Si, comme il est probable, Carnéade a voulu servir la cause des Athéniens, et faire comprendre aux Romains qu’il ne faut pas abuser des grands mots de justice et d’honnêteté, et qu’eux-mêmes, les ayant fort souvent oubliés, devaient se montrer indulgents à l’égard d’autrui, on pourrait penser qu’il a été trop diplomate pour un philosophe. Mais la mission dont il était chargé, l’intérêt de sa patrie d’adoption, seraient peut-être pour lui des circonstances atténuantes, et il serait bien difficile, sur ce chef, de le condamner sans réserves.

Mais laissons ces explications. La méthode employée par Carnéade dans ces fameux discours était celle qu’il suivait constamment : c’était celle de l’Académie, de l’ancienne autant que de la nouvelle. Prenons ce discours comme un échantillon de ceux qu’il prononçait dans son école, et négligeant les circonstances accessoires, jugeons-le à un point de vue purement philosophique.
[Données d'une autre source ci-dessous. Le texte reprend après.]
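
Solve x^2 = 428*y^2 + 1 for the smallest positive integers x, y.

First expand sqrt(428) as a continued fraction. With x_i = (sqrt(428) + m_i)/d_i and (m_0, d_0) = (0, 1): a_0 = floor(sqrt(428)) = 20, since 20^2 = 400 <= 428 < 441 = 21^2.
Iterate m_{i+1} = d_i*a_i - m_i, d_{i+1} = (428 - m_{i+1}^2)/d_i, a_{i+1} = floor((a_0 + m_{i+1})/d_{i+1}):
  m_1 = 1*20 - 0 = 20, d_1 = (428 - 20^2)/1 = 28/1 = 28, a_1 = floor((20 + 20)/28) = 1.
  m_2 = 28*1 - 20 = 8, d_2 = (428 - 8^2)/28 = 364/28 = 13, a_2 = floor((20 + 8)/13) = 2.
  m_3 = 13*2 - 8 = 18, d_3 = (428 - 18^2)/13 = 104/13 = 8, a_3 = floor((20 + 18)/8) = 4.
  m_4 = 8*4 - 18 = 14, d_4 = (428 - 14^2)/8 = 232/8 = 29, a_4 = floor((20 + 14)/29) = 1.
  m_5 = 29*1 - 14 = 15, d_5 = (428 - 15^2)/29 = 203/29 = 7, a_5 = floor((20 + 15)/7) = 5.
  m_6 = 7*5 - 15 = 20, d_6 = (428 - 20^2)/7 = 28/7 = 4, a_6 = floor((20 + 20)/4) = 10.
  m_7 = 4*10 - 20 = 20, d_7 = (428 - 20^2)/4 = 28/4 = 7, a_7 = floor((20 + 20)/7) = 5.
  m_8 = 7*5 - 20 = 15, d_8 = (428 - 15^2)/7 = 203/7 = 29, a_8 = floor((20 + 15)/29) = 1.
  m_9 = 29*1 - 15 = 14, d_9 = (428 - 14^2)/29 = 232/29 = 8, a_9 = floor((20 + 14)/8) = 4.
  m_10 = 8*4 - 14 = 18, d_10 = (428 - 18^2)/8 = 104/8 = 13, a_10 = floor((20 + 18)/13) = 2.
  m_11 = 13*2 - 18 = 8, d_11 = (428 - 8^2)/13 = 364/13 = 28, a_11 = floor((20 + 8)/28) = 1.
  m_12 = 28*1 - 8 = 20, d_12 = (428 - 20^2)/28 = 28/28 = 1, a_12 = floor((20 + 20)/1) = 40.
  m_13 = 1*40 - 20 = 20, d_13 = (428 - 20^2)/1 = 28/1 = 28: (m_13, d_13) = (m_1, d_1) = (20, 28), so from here the quotients repeat a_1, ..., a_12; the period length is 12.
So sqrt(428) = [20; (1, 2, 4, 1, 5, 10, 5, 1, 4, 2, 1, 40)] with period length k = 12.
k is even, so the fundamental solution of x^2 - 428y^2 = 1 is (p_{k-1}, q_{k-1}) = (p_11, q_11); compute convergents through index 11.
Convergents (p_i = a_i*p_{i-1} + p_{i-2}, q_i = a_i*q_{i-1} + q_{i-2} with p_{-2}=0, p_{-1}=1, q_{-2}=1, q_{-1}=0):
  i=0: a_0=20, p_0 = 20*1 + 0 = 20, q_0 = 20*0 + 1 = 1.
  i=1: a_1=1, p_1 = 1*20 + 1 = 21, q_1 = 1*1 + 0 = 1.
  i=2: a_2=2, p_2 = 2*21 + 20 = 62, q_2 = 2*1 + 1 = 3.
  i=3: a_3=4, p_3 = 4*62 + 21 = 269, q_3 = 4*3 + 1 = 13.
  i=4: a_4=1, p_4 = 1*269 + 62 = 331, q_4 = 1*13 + 3 = 16.
  i=5: a_5=5, p_5 = 5*331 + 269 = 1924, q_5 = 5*16 + 13 = 93.
  i=6: a_6=10, p_6 = 10*1924 + 331 = 19571, q_6 = 10*93 + 16 = 946.
  i=7: a_7=5, p_7 = 5*19571 + 1924 = 99779, q_7 = 5*946 + 93 = 4823.
  i=8: a_8=1, p_8 = 1*99779 + 19571 = 119350, q_8 = 1*4823 + 946 = 5769.
  i=9: a_9=4, p_9 = 4*119350 + 99779 = 577179, q_9 = 4*5769 + 4823 = 27899.
  i=10: a_10=2, p_10 = 2*577179 + 119350 = 1273708, q_10 = 2*27899 + 5769 = 61567.
  i=11: a_11=1, p_11 = 1*1273708 + 577179 = 1850887, q_11 = 1*61567 + 27899 = 89466.
Check: 1850887^2 - 428*89466^2 = 3425782686769 - 3425782686768 = 1, so (x, y) = (1850887, 89466) solves the equation, and by the theorem it is the least positive solution.

(x, y) = (1850887, 89466)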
Que reproche-t-on à Carnéade ? Est-ce d’avoir, sous couleur d’exposer impartialement le pour et le contre, secrètement favorisé la thèse négative, et sournoisement trahi la cause de la justice ? C’est bien ce qu’on a dit[1] ; mais c’est inexact. Rien dans les textes ne justifie cette accusation, et elle est contraire à tout ce que nous savons de sa méthode, de ses habitudes, de l’attitude même qu’il avait prise. Tout son art au contraire était de tenir la balance égale entre les thèses opposées, de faire en sorte que l’auditeur, sollicité en sens contraire par des raisons tout à

  1. « C’est froidement, dit-on, et pour l’amour de l’art, que Carnéade démontre à ceux qui l’écoutent, et dont il va bientôt lasser la patience, leur radicale malhonnêteté. » Mais ce n’est pas parce qu’il a indigné le public, c’est au contraire parce qu’il a eu trop de succès que Carnéade a dû quitter Rome. Il n’a pas été chassé : ce n’est pas par scrupule moral, c’est parce que la jeunesse était trop enthousiaste, que Caton a fait régler l’affaire qui retenait l’ambassadeur athénien. C’est un point que M. Martha a surabondamment démontré : les textes sont formels. De plus, Carnéade ne démontre pas aux Romains « leur radicale malhonnêteté » ; il se contente de montrer qu’en certains cas il y a une différence ou une opposition entre la justice et ce qu’on nomme la sagesse.